2019 Skoda Kodiaq Scout review, test drive

    The Kodiaq gets more ‘SUV’ with a new off-road mode, underbody protection and some styling changes. We take it for a spin.

    Published on Oct 18, 2019 11:17:00 AM


    Make : Skoda
    Model : Kodiaq

    What is it?

    The Skoda Kodiaq has been around for a while now, and with it acing the 'premium' from its ‘premium SUV’ tag, Skoda now wants to address the 'SUV' bit. Enter the Kodiaq Scout – a mildly updated version of the standard model aimed at upping its off-roadability and its SUV desirability.

    What’s it like on the outside?

    On the whole, the changes to the Kodiaq are quite subtle but they do convey the Czech carmaker's new message on closer inspection. Starting at the front, you get an all-black grille and a big silver scuff plate on the bumper.


    Over to the side, you now have black plastic cladding, new sharp-looking dual-tone 18-inch alloy wheels and ‘Scout’ badges on each of the front fenders. The ORVMs are now finished in silver.

    Moving on to the rear, here too the bumpers see a revision with a new silver diffuser. The more prominent change is the Skoda symbol badge that is now replaced by the brand name spelt out in chrome lettering.

    What’s it like on the inside?

    Get inside the Scout, and the most noticeable change is the upholstery. It now gets an all-black interior that won’t show dirt and stains as easily as beige-and-black of the older Kodiaq. The black treatment also helps with the premium appeal. The dark polished wood trimmings on the dashboard, which also feature the ‘Scout’ badge, uplift the cabin and you can see the same trimmings on the door pads as well. What’s more, the seat upholstery is the nice blend of Alcantara and leather that we first saw on the new Skoda Octavia RS. They look nice and premium with the white contrast stitching, but they aren’t as soft in terms of cushioning.

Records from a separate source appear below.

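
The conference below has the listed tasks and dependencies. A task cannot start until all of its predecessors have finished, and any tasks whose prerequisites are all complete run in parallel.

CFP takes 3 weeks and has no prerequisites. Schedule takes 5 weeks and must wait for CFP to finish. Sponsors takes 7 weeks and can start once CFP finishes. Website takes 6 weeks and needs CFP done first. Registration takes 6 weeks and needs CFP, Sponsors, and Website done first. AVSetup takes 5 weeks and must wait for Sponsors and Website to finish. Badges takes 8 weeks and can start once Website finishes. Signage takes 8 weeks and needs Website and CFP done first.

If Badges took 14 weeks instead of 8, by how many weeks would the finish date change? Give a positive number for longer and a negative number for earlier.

6

Critical path before the change: CFP→Website→Badges = 3+6+8 = 17 giving 17 weeks.
Badges is on the critical path; changing it to 14 makes that path 23 weeks.
That remains the longest chain; total 23 weeks.
Change in finish: 23 − 17 = +6 weeks.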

    Equipment-wise, it gets the same kit as the top-spec Kodiaq L&K, apart from the Virtual Cockpit instrument cluster and the 360-degree camera. This means that you get the 8-inch touchscreen infotainment system (which is slick to use), Apple and Android connectivity, three-zone climate control, a reverse camera along with front and rear sensors and nine airbags – and, of course, all the electronic aids you would need. Also, exclusive to the Scout is a TPMS (tyre pressure monitoring sensors).

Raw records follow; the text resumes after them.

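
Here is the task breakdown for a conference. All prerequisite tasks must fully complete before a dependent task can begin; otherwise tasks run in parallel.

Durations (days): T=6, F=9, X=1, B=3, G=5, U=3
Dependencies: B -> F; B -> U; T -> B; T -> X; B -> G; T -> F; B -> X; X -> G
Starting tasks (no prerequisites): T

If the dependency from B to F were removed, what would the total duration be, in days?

Original critical path: T→B→F = 6+3+9 = 18 ⇒ 18 days.
Without B→F, F's earliest start moves from 9 to 6.
The longest chain is now T→B→X→G = 6+3+1+5 = 15, so the schedule takes 15 days.

15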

    At the rear, the Kodiaq was always impressive and the Scout too is the same. Yes, the black upholstery does rob some sense of space, but you may not notice it thanks to the massive panoramic sunroof and large windows. You still get the manual sun blinds for the rear windows and even the ‘Nap Package’ as standard. The latter gets you the neck restraints integrated in the headrests, along with blankets.

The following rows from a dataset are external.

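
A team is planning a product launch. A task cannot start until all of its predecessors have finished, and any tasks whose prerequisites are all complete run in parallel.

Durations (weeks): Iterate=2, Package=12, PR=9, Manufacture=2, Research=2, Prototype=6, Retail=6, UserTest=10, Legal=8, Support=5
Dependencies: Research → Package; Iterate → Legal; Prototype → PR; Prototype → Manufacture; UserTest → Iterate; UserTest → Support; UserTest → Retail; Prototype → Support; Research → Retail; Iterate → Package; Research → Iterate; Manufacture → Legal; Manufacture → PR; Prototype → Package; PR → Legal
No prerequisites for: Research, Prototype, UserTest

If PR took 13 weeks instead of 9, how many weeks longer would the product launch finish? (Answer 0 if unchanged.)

4

Actual critical path: Prototype→Manufacture→PR→Legal = 6+2+9+8 = 25 ⇒ 25 weeks.
PR lies on that path, so at 13 weeks the path becomes 29 weeks.
No other chain overtakes it, so the finish is 29 weeks.
Change in finish: 29 − 25 = +4 weeks.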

    What’s it like to drive?

    In terms of driving, the Scout is no different from the standard car. It uses the same 2.0-litre TDI engine that makes 150hp and is mated to a 7-speed DSG transmission, so it’s not that sprightly a performer. You also get the same clever four-wheel-drive system, but what’s exclusive to the Scout is an off-road mode. Switch to this, and the car works in tandem with the electronic assists to help you out of a tricky situation. However, this is only in action while the speed is under 30kph. That said, what it mostly does is act as a hill-descent control system. Which means that while coming down a steep slope, all you need to do is press the button and give the required steering input; and the Scout will tiptoe all the way down.


    Another standard feature is the ‘Rough Road Package’ that gives underbody protection to the oil sump, engine bay, gearbox and even the suspension. Given the sorry state of roads here, this is one feature that will be appreciated even if you don’t venture off-road. Driving dynamics are still that of the standard Kodiaq, which means highway cruising is excellent and despite being a big, 1.8-tonne SUV, it has enjoyable road manners.


    Should you buy one?

    The Scout is priced at Rs 33.99 lakh, which makes it almost Rs 2.8 lakh cheaper than the highest-spec Kodiaq L&K trim – considering the trim on offer and the missing bits, its better value compared to its top-spec sibling. And then there is, of course, the off-roadability. It doesn’t make the Kodiaq an all-out off-roader, but it adds nicely to its versatility, making the Kodiaq one premium SUV that you can actually drive on B-roads with a good degree of carefree abandon.